Early Data Reported From Vascular Quality Initiative's Varicose Vein Registry

 

April 12, 2017—The Society for Vascular Surgery (SVS) announced that the new Varicose Vein Registry has started to produce useful outcomes information. The report, "First 10-Month Results of the Vascular Quality Initiative Varicose Vein Registry," was published by Andrea T. Obi, MD, et al in the Journal of Vascular Surgery: Venous and Lymphatic Disorders (2017;5:312–320).

Thomas Wakefield, MD, who developed the report with Dr. Obi, commented in the SVS announcement, “The power in the registry resides in the ability to look at a large and varied data set with importantly defined and relevant physician-generated granular endpoints and patient reported outcomes (PROs).”

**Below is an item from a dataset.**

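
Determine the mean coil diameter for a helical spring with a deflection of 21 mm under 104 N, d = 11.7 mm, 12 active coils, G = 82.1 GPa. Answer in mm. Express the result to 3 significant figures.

Required rate k = F/δ = 104/21 = 4.9524 N/mm
D = (Gd⁴/(8N_a·k))^(1/3) = (82.1×10³·11.7⁴/(8·12·4.9524))^(1/3)
  = (3.23595e+06)^(1/3) = 147.9110 mm

148 mm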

The registry was launched in January 2015 to systematically track the outcomes of various treatments for varicose veins, ultimately providing guidance for both consumers and treating physicians. Along with Jose I. Almeida, MD, and Lowell Kabnick, MD, Dr. Wakefield previously detailed the background, goals, and methods of the VQI Varicose Vein Registry in the September 2015 edition of Endovascular Today.

SVS stated that the journal article examines the early data of the registry. The series included 1,406 patients undergoing venous ablations and phlebectomy. Overall, the reported outcomes were excellent, with significantly improved clinical classification (CEAP) along with “much improved” PROs. Importantly, the complication rates, including infection and venous thrombosis, were 1% or less.

With governmental incentives for quality reporting, there is a pressing need for data in this evolving field. Although the database is in its early stages, it is clear it will bear important fruit for both patients and clinicians looking for the best, proven venous treatments available, advised SVS.

The SVS Patient Safety Organization (PSO) is a wholly owned subsidiary of the SVS, and provides oversight of data-sharing arrangements, key outcome and quality measures, and dissemination of information to participating providers. Collaborative organizations include the American Venous Forum and the Society for Vascular Medicine. In addition, the PSO has partnered with M2S, Inc. to provide secure, cloud-based data management.

The Vascular Quality Initiative (VQI), a joint venture of the SVS and M2S, collects and analyzes data to improve the quality of vascular care. Currently, VQI has 410 facilities, 3,000 participating physicians, and more than 360,000 vascular procedures reported. The VQI includes 12 procedure-based registries and is a collaboration between 17 regional groups that use a PSO and the M2S Pathways cloud-based system.